One may wonder what the farmer is doing since the machine is not digging the soil and turning it inside out – the normal way most people plough, but just making small holes where the farmer, Joshua Koloton, then places the seeds.
On the farm also are last season’s maize stalks, some lying on the ground and others still standing, but the farmer does not bother to remove them.
“The maize stalks will act as my manure and help mulch the maize and beans I am planting,” said Koloton on Monday, explaining his new way of farming.
The farmer is one of those in the East African nation’s dry regions who are engaging in conservation agriculture that involves minimal tilling of land to preserve moisture and useful organisms in the soil.
The method known as minimum tillage is helping both large and small-scale farmers in Kenya overcome the effects of climate change as the rains increasingly become erratic.
The farmers are, therefore, increasing their yields amid the vagaries of climate change and without turning to large-scale investment in irrigation. “With minimum tillage, the waste from the previous harvest is not removed because it is useful to the new plants.

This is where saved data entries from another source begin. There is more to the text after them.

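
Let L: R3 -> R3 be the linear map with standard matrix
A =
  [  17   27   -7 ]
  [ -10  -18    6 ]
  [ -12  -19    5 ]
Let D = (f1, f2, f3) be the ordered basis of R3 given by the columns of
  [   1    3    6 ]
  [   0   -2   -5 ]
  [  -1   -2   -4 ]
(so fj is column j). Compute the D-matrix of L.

[[3, 2, 1], [3, 3, 2], [2, 0, -2]]

Let P have columns f1, ..., f3. Then [L]_D = P^(-1) A P.
Here det P = 1, so P^(-1) is integer; computing A P first and then P^(-1)(A P) gives [[3, 2, 1], [3, 3, 2], [2, 0, -2]].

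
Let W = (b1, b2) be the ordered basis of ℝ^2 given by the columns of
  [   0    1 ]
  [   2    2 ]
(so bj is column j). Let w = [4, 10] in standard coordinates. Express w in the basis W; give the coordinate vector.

We seek scalars with c_1 b1 + c_2 b2 = w; equivalently solve M c = w where the columns of M are b1, b2.
System: 0c_1 + c_2 = 4, 2c_1 + 2c_2 = 10; solving gives c_1 = 1, c_2 = 4.
Check: b1 + 4b2 = [4, 10].

[1, 4]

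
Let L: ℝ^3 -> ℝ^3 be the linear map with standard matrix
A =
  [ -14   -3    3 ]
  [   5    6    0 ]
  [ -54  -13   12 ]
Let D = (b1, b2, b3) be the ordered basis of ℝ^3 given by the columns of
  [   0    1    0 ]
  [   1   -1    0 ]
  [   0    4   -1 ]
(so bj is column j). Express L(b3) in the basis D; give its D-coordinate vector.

(-3, -3, 0)

Column 3 of [L]_D is the D-coordinate vector of L(b3).
In standard coordinates L(b3) = A b3 = (-3, 0, -12).
Converting to D: (-3, 0, -12) = -3b1 - 3b2 + 0·b3, so the coordinate vector is (-3, -3, 0).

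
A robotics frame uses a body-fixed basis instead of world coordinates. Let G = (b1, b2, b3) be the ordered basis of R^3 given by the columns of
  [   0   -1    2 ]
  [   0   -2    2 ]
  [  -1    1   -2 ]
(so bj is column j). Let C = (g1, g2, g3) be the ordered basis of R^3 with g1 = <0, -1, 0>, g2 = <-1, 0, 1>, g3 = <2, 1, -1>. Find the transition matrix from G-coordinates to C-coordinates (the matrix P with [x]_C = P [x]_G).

[[-1, 2, -2], [-2, 1, -2], [-1, 0, 0]]

Take x = bj: its G-coordinates are the j-th standard unit vector, so P e_j — column j of P — equals [bj]_C.
b1 = -g1 - 2g2 - g3, giving column 1 = <-1, -2, -1>; repeating for each j gives P = [[-1, 2, -2], [-2, 1, -2], [-1, 0, 0]].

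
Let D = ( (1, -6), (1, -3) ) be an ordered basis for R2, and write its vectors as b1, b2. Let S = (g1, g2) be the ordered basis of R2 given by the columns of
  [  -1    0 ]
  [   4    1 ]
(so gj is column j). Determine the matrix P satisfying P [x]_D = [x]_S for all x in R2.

Let M have columns bj and N have columns gj. Then for every x, N [x]_S = x = M [x]_D, so P = N^(-1) M.
Since det N = -1, N^(-1) has integer entries; multiplying gives P = [[-1, -1], [-2, 1]].

[[-1, -1], [-2, 1]]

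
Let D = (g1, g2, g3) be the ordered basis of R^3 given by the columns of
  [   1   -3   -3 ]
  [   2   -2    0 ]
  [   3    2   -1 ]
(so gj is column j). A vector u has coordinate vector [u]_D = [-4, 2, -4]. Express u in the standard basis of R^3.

[2, -12, -4]

The coordinates say u = -4g1 + 2g2 - 4g3; adding the scaled basis vectors gives [2, -12, -4].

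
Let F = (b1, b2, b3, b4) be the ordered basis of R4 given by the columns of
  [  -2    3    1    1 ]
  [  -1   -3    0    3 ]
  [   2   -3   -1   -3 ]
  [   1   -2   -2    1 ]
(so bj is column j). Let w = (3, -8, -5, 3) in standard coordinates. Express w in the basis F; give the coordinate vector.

(2, 3, -3, 1)

[w]_F is the unique c with M c = w, where M has columns b1, ..., b4.
Solving this 4x4 system gives c = (2, 3, -3, 1).
Check: 2b1 + 3b2 - 3b3 + b4 = (3, -8, -5, 3).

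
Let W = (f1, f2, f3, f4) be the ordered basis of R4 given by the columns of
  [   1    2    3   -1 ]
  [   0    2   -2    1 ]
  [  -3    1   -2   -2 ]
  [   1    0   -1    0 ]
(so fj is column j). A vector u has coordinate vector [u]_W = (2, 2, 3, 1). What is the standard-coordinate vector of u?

(14, -1, -12, -1)

The coordinates say u = 2f1 + 2f2 + 3f3 + f4; adding the scaled basis vectors gives (14, -1, -12, -1).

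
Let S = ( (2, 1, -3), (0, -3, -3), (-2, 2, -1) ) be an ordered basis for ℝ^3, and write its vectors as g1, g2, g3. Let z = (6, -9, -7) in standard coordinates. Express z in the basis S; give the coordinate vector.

We seek scalars with c_1 g1 + ... + c_3 g3 = z; equivalently solve M c = z where the columns of M are g1, ..., g3.
Gaussian elimination on [M | z] yields c = (1, 2, -2).
Check: g1 + 2g2 - 2g3 = (6, -9, -7).

(1, 2, -2)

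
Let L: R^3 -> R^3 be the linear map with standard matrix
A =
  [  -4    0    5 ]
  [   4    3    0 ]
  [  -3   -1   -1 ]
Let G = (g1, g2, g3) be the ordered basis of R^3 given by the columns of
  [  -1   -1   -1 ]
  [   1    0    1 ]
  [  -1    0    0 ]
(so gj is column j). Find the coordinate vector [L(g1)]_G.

Compute L(g1) = A g1 = <-1, -1, 3> in standard coordinates.
Then write this in G-coordinates: solve for y in y_1 g1 + ... + y_3 g3 = <-1, -1, 3>.
This gives y = <-3, 2, 2>, which is column 1 of [L]_G.

<-3, 2, 2>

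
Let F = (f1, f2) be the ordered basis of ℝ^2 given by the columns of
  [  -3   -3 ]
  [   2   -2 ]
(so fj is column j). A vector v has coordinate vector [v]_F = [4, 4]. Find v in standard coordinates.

[-24, 0]

v = M [v]_F, where M has columns f1, f2.
Carrying out the matrix-vector product, v = [-24, 0].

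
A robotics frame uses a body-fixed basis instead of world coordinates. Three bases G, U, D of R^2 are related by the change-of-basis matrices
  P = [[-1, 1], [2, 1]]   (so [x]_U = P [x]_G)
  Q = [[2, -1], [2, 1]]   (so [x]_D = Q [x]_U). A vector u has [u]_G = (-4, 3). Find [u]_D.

Apply P to get U-coordinates (7, -5), then Q to get D-coordinates.
The result is [u]_D = (19, 9).

(19, 9)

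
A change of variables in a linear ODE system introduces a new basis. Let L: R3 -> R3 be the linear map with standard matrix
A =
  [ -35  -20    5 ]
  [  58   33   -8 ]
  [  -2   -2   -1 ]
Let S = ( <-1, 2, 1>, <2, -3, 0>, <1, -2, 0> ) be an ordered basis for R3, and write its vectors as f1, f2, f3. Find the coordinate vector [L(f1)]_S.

Compute L(f1) = A f1 = <0, 0, -3> in standard coordinates.
Then write this in S-coordinates: solve for y in y_1 f1 + ... + y_3 f3 = <0, 0, -3>.
This gives y = <-3, 0, -3>, which is column 1 of [L]_S.

<-3, 0, -3>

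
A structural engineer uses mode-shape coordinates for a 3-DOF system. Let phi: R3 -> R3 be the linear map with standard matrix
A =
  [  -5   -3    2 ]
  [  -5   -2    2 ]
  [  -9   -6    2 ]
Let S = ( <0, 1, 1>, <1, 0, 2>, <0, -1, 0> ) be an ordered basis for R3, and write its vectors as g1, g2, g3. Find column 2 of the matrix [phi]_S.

Compute phi(g2) = A g2 = <-1, -1, -5> in standard coordinates.
Then write this in S-coordinates: solve for y in y_1 g1 + ... + y_3 g3 = <-1, -1, -5>.
This gives y = <-3, -1, -2>, which is column 2 of [phi]_S.

<-3, -1, -2>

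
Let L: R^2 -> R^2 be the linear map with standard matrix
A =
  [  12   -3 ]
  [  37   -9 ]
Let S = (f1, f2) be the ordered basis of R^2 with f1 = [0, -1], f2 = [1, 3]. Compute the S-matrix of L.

Let P have columns f1, f2. Then [L]_S = P^(-1) A P.
Here det P = 1, so P^(-1) is integer; computing A P first and then P^(-1)(A P) gives [[0, -1], [3, 3]].

[[0, -1], [3, 3]]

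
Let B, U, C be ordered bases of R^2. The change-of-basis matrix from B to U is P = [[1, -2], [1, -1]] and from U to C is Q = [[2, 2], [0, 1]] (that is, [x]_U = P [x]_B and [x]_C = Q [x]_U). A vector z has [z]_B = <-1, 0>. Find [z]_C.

Composing the changes, [z]_C = Q P [z]_B.
Q P = [[4, -6], [1, -1]]; applying this to <-1, 0> gives <-4, -1>.

<-4, -1>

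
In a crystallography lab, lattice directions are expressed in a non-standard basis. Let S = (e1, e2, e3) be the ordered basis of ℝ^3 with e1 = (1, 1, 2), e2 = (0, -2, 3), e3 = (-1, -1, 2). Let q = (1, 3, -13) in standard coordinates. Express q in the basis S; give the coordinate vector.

(-2, -1, -3)

[q]_S is the unique c with M c = q, where M has columns e1, ..., e3.
Row-reducing the augmented matrix [M | q] gives c = (-2, -1, -3).
Check: -2e1 - e2 - 3e3 = (1, 3, -13).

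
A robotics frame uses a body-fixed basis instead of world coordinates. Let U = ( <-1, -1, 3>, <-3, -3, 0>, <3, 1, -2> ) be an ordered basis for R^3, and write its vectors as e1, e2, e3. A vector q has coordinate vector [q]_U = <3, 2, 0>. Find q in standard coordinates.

The coordinates say q = 3e1 + 2e2 + 0·e3; adding the scaled basis vectors gives <-9, -9, 9>.

<-9, -9, 9>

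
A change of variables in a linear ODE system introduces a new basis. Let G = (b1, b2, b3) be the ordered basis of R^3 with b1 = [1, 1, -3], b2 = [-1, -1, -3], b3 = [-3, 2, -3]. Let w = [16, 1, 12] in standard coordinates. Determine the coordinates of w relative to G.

[w]_G is the unique c with M c = w, where M has columns b1, ..., b3.
Solving this 3x3 system gives c = (3, -4, -3).
Check: 3b1 - 4b2 - 3b3 = [16, 1, 12].

[3, -4, -3]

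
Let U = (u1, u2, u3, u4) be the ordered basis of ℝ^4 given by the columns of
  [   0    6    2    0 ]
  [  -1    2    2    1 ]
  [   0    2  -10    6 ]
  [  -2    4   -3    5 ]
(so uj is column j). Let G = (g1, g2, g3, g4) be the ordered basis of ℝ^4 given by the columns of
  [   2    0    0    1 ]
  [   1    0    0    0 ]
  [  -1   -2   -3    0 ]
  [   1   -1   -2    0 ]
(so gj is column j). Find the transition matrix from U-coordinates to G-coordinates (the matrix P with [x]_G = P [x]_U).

Column j of P is [uj]_G, since P maps U-coordinates to G-coordinates.
Expressing u1 in G: u1 = -g1 - g2 + g3 + 2g4, so column 1 of P is (-1, -1, 1, 2).
Doing the same for each uj gives P = [[-1, 2, 2, 1], [-1, -2, 1, -2], [1, 0, 2, -1], [2, 2, -2, -2]].

[[-1, 2, 2, 1], [-1, -2, 1, -2], [1, 0, 2, -1], [2, 2, -2, -2]]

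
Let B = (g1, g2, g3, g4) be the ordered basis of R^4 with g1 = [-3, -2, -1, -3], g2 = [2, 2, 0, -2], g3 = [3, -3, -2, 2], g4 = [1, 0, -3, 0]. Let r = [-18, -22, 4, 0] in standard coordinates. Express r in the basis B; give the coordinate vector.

[4, -4, 2, -4]

We seek scalars with c_1 g1 + ... + c_4 g4 = r; equivalently solve M c = r where the columns of M are g1, ..., g4.
Solving this 4x4 system gives c = (4, -4, 2, -4).
Check: 4g1 - 4g2 + 2g3 - 4g4 = [-18, -22, 4, 0].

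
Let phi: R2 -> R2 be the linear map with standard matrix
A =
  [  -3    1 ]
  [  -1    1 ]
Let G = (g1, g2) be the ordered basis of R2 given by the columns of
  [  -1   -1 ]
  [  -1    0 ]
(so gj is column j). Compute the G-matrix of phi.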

And one can remove weeds using special shallow weeds that also rips the soil minimally or spray herbicides,” said Koloton.
Normally, most Kenyan farmers plough the land first, and then again before the seeds are planted. And as they germinate, tilling is done again, sometimes twice, to remove the weeds. Agriculturalists across the East African nation are currently rooting for the new method of farming, noting that it does not disturb the soil and guarantees better yields, especially in semi-arid areas.
“Many farmers are initially sceptical about the method of farming but after seeing it work well, they embrace it,” said Beatrice Macharia, an agronomist with Agro-Point, in Nairobi.
She noted that conservation agriculture enables farmers in dry areas to overcome climate stresses and produce more food as one harvests up to 1,590 bags of maize from an acre using the method, up from eight or 10 bags. However, while using the method, Macharia said some farmers ignore practices like crop rotation which guarantee yields.
“Crop rotation, use of certified drought-tolerant seeds, correct use of fertilizer and timely planting are key in ensuring successful conservation farming,” she said.